Python基础算法——反转链表

视频详解:https://www.bilibili.com/video/BV1sd4y1x7KN/?spm_id_from=333.788&vd_source=11069f01f7471094186b646e3a184ca3 

一、反转链表

LeetCode 206题:https://leetcode.cn/problems/reverse-linked-list/description/

给你单链表的头节点 head ,请你反转链表,并返回反转后的链表。

Python基础算法——反转链表_第1张图片

解析:

class Solution:
    def reverseList(self, head: ListNode) -> ListNode:
        cur, pre = head, None
        while cur:
            tmp = cur.next # 暂存后继节点 cur.next
            cur.next = pre # 修改 next 引用指向
            pre = cur      # pre 暂存 cur
            cur = tmp      # cur 访问下一节点
        return pre

二、反转指定区间链表

LeetCode 92题:https://leetcode.cn/problems/reverse-linked-list-ii/description/?envType=study-plan-v2&envId=top-interview-150

给你单链表的头指针 head 和两个整数 left 和 right ,其中 left <= right 。

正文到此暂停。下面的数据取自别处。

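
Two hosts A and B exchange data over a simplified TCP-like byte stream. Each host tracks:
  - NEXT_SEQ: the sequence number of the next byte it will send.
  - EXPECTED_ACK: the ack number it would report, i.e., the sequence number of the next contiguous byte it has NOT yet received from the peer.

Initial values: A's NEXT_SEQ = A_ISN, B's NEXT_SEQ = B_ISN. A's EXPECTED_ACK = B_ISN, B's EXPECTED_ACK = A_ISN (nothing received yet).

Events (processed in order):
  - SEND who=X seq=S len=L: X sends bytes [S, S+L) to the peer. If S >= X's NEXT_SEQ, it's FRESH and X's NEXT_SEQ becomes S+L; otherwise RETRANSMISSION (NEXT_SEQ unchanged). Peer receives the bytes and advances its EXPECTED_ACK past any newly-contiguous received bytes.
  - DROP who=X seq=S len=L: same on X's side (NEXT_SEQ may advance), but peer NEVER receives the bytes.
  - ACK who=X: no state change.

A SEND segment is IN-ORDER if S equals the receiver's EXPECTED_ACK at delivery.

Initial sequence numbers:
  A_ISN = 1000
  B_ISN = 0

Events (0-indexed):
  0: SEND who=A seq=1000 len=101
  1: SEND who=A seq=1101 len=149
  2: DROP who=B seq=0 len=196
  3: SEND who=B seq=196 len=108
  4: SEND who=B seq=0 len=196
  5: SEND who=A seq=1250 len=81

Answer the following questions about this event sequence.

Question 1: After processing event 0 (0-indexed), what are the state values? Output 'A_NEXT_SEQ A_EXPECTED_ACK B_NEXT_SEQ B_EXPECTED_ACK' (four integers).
After event 0: A_seq=1101 A_ack=0 B_seq=0 B_ack=1101

1101 0 0 1101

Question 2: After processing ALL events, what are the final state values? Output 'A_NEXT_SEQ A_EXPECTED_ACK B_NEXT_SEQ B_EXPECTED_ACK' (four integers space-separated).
After event 0: A_seq=1101 A_ack=0 B_seq=0 B_ack=1101
After event 1: A_seq=1250 A_ack=0 B_seq=0 B_ack=1250
After event 2: A_seq=1250 A_ack=0 B_seq=196 B_ack=1250
After event 3: A_seq=1250 A_ack=0 B_seq=304 B_ack=1250
After event 4: A_seq=1250 A_ack=304 B_seq=304 B_ack=1250
After event 5: A_seq=1331 A_ack=304 B_seq=304 B_ack=1331

Answer: 1331 304 304 1331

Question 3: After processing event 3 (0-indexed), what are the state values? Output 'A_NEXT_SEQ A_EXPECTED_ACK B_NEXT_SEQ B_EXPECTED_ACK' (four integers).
After event 0: A_seq=1101 A_ack=0 B_seq=0 B_ack=1101
After event 1: A_seq=1250 A_ack=0 B_seq=0 B_ack=1250
After event 2: A_seq=1250 A_ack=0 B_seq=196 B_ack=1250
After event 3: A_seq=1250 A_ack=0 B_seq=304 B_ack=1250

1250 0 304 1250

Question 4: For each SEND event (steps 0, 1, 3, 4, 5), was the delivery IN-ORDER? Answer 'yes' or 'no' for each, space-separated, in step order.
Answer: yes yes no yes yes

Derivation:
Step 0: SEND seq=1000 -> in-order
Step 1: SEND seq=1101 -> in-order
Step 3: SEND seq=196 -> out-of-order
Step 4: SEND seq=0 -> in-order
Step 5: SEND seq=1250 -> in-order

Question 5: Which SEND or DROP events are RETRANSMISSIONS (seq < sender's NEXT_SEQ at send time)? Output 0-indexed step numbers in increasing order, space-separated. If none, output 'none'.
Step 0: SEND seq=1000 -> fresh
Step 1: SEND seq=1101 -> fresh
Step 2: DROP seq=0 -> fresh
Step 3: SEND seq=196 -> fresh
Step 4: SEND seq=0 -> retransmit
Step 5: SEND seq=1250 -> fresh

Answer: 4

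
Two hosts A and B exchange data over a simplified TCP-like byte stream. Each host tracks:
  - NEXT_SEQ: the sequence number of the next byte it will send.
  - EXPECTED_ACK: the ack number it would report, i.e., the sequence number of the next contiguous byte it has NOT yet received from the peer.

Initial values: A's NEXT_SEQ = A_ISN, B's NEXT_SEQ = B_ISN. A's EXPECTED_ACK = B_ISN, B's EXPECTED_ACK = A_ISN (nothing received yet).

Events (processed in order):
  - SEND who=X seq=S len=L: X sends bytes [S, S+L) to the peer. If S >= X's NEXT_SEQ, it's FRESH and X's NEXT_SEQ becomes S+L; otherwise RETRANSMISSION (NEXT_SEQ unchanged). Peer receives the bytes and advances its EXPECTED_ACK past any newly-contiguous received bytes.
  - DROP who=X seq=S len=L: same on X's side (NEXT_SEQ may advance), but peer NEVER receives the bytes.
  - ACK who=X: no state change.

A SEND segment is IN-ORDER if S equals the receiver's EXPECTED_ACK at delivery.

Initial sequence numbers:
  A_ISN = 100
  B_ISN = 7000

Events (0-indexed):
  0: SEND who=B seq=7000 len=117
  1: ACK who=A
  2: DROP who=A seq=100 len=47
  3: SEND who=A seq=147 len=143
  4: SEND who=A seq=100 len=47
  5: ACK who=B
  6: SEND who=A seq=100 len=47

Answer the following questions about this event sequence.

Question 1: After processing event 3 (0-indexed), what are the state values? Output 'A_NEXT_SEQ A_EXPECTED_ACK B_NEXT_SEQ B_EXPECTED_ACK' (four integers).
After event 0: A_seq=100 A_ack=7117 B_seq=7117 B_ack=100
After event 1: A_seq=100 A_ack=7117 B_seq=7117 B_ack=100
After event 2: A_seq=147 A_ack=7117 B_seq=7117 B_ack=100
After event 3: A_seq=290 A_ack=7117 B_seq=7117 B_ack=100

290 7117 7117 100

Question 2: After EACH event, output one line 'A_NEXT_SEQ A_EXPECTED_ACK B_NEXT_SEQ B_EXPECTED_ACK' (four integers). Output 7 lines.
100 7117 7117 100
100 7117 7117 100
147 7117 7117 100
290 7117 7117 100
290 7117 7117 290
290 7117 7117 290
290 7117 7117 290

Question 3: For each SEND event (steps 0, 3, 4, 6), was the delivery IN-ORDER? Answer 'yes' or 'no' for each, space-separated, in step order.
Step 0: SEND seq=7000 -> in-order
Step 3: SEND seq=147 -> out-of-order
Step 4: SEND seq=100 -> in-order
Step 6: SEND seq=100 -> out-of-order

Answer: yes no yes no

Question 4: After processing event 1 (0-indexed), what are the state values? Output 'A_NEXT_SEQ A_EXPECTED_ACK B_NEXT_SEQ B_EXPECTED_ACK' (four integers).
After event 0: A_seq=100 A_ack=7117 B_seq=7117 B_ack=100
After event 1: A_seq=100 A_ack=7117 B_seq=7117 B_ack=100

100 7117 7117 100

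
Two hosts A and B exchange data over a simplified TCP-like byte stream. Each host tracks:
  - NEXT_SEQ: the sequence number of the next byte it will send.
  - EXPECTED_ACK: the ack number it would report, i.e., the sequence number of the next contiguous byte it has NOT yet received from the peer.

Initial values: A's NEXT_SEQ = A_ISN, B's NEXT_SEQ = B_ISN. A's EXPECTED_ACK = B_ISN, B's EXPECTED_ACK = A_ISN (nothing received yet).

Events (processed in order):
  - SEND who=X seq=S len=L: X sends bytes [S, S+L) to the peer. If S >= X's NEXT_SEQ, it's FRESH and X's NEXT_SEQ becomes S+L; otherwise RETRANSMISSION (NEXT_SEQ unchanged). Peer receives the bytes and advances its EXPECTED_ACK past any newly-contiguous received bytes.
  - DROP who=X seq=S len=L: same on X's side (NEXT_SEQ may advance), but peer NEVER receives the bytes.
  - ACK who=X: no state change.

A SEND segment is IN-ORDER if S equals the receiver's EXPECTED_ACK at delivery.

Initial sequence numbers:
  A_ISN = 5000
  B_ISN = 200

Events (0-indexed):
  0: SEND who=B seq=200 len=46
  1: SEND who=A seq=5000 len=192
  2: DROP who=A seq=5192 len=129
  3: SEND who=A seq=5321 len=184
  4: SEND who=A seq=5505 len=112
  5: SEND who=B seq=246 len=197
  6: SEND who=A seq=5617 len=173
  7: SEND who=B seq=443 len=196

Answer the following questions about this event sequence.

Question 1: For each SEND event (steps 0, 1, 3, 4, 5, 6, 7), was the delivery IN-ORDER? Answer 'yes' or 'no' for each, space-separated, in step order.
Answer: yes yes no no yes no yes

Derivation:
Step 0: SEND seq=200 -> in-order
Step 1: SEND seq=5000 -> in-order
Step 3: SEND seq=5321 -> out-of-order
Step 4: SEND seq=5505 -> out-of-order
Step 5: SEND seq=246 -> in-order
Step 6: SEND seq=5617 -> out-of-order
Step 7: SEND seq=443 -> in-order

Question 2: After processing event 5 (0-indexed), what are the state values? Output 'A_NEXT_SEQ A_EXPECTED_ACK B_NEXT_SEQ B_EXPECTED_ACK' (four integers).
After event 0: A_seq=5000 A_ack=246 B_seq=246 B_ack=5000
After event 1: A_seq=5192 A_ack=246 B_seq=246 B_ack=5192
After event 2: A_seq=5321 A_ack=246 B_seq=246 B_ack=5192
After event 3: A_seq=5505 A_ack=246 B_seq=246 B_ack=5192
After event 4: A_seq=5617 A_ack=246 B_seq=246 B_ack=5192
After event 5: A_seq=5617 A_ack=443 B_seq=443 B_ack=5192

5617 443 443 5192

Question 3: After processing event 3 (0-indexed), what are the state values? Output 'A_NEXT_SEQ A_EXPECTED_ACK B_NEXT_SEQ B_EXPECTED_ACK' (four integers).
After event 0: A_seq=5000 A_ack=246 B_seq=246 B_ack=5000
After event 1: A_seq=5192 A_ack=246 B_seq=246 B_ack=5192
After event 2: A_seq=5321 A_ack=246 B_seq=246 B_ack=5192
After event 3: A_seq=5505 A_ack=246 B_seq=246 B_ack=5192

5505 246 246 5192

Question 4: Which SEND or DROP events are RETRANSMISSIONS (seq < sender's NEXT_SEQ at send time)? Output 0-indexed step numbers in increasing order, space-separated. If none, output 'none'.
Step 0: SEND seq=200 -> fresh
Step 1: SEND seq=5000 -> fresh
Step 2: DROP seq=5192 -> fresh
Step 3: SEND seq=5321 -> fresh
Step 4: SEND seq=5505 -> fresh
Step 5: SEND seq=246 -> fresh
Step 6: SEND seq=5617 -> fresh
Step 7: SEND seq=443 -> fresh

Answer: none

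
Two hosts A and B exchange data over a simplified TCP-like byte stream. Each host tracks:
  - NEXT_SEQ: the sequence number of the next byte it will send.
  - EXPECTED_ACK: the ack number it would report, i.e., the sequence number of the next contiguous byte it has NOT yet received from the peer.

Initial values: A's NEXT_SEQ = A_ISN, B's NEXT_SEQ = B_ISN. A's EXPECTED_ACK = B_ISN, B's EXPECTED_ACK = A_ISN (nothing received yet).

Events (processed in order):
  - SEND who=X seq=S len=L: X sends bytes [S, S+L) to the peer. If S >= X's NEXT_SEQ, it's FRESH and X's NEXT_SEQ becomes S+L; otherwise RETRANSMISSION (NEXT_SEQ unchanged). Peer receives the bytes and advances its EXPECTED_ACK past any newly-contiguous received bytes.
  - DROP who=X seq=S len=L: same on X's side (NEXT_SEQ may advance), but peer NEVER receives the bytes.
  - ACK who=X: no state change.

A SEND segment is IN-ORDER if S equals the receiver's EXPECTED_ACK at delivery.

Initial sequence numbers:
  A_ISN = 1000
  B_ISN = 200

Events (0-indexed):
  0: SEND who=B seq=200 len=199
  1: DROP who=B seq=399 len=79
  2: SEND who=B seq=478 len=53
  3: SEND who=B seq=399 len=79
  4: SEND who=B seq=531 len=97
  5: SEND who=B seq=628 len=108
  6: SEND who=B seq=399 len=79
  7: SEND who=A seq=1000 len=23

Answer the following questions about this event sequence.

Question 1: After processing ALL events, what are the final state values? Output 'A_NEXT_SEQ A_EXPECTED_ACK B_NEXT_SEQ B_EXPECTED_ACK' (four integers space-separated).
Answer: 1023 736 736 1023

Derivation:
After event 0: A_seq=1000 A_ack=399 B_seq=399 B_ack=1000
After event 1: A_seq=1000 A_ack=399 B_seq=478 B_ack=1000
After event 2: A_seq=1000 A_ack=399 B_seq=531 B_ack=1000
After event 3: A_seq=1000 A_ack=531 B_seq=531 B_ack=1000
After event 4: A_seq=1000 A_ack=628 B_seq=628 B_ack=1000
After event 5: A_seq=1000 A_ack=736 B_seq=736 B_ack=1000
After event 6: A_seq=1000 A_ack=736 B_seq=736 B_ack=1000
After event 7: A_seq=1023 A_ack=736 B_seq=736 B_ack=1023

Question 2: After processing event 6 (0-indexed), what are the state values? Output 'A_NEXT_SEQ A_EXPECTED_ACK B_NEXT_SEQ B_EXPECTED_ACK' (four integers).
After event 0: A_seq=1000 A_ack=399 B_seq=399 B_ack=1000
After event 1: A_seq=1000 A_ack=399 B_seq=478 B_ack=1000
After event 2: A_seq=1000 A_ack=399 B_seq=531 B_ack=1000
After event 3: A_seq=1000 A_ack=531 B_seq=531 B_ack=1000
After event 4: A_seq=1000 A_ack=628 B_seq=628 B_ack=1000
After event 5: A_seq=1000 A_ack=736 B_seq=736 B_ack=1000
After event 6: A_seq=1000 A_ack=736 B_seq=736 B_ack=1000

1000 736 736 1000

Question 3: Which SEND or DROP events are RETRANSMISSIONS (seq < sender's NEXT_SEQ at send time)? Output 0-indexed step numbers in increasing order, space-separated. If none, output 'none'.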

请你反转从位置 left 到位置 right 的链表节点,返回 反转后的链表 。

Python基础算法——反转链表_第2张图片

解析:

class Solution:
    def reverseBetween(self, head: Optional[ListNode], left: int, right: int) -> Optional[ListNode]:
        dummy = ListNode(next = head)
        p0 = dummy
        for _ in range(left - 1):
            p0 = p0.next

        pre = None
        cur = p0.next
        for _ in range(right - left + 1):
            tmp = cur.next
            cur.next = pre
            pre = cur
            cur = tmp
        
        p0.next.next = cur
        p0.next = pre
        return dummy.next

三、k个一组反转链表

LeetCode 第25题:https://leetcode.cn/problems/reverse-nodes-in-k-group/description/

给你链表的头节点 head ,每 k 个节点一组进行翻转,请你返回修改后的链表。

k 是一个正整数,它的值小于或等于链表的长度。如果节点总数不是 k 的整数倍,那么请将最后剩余的节点保持原有顺序。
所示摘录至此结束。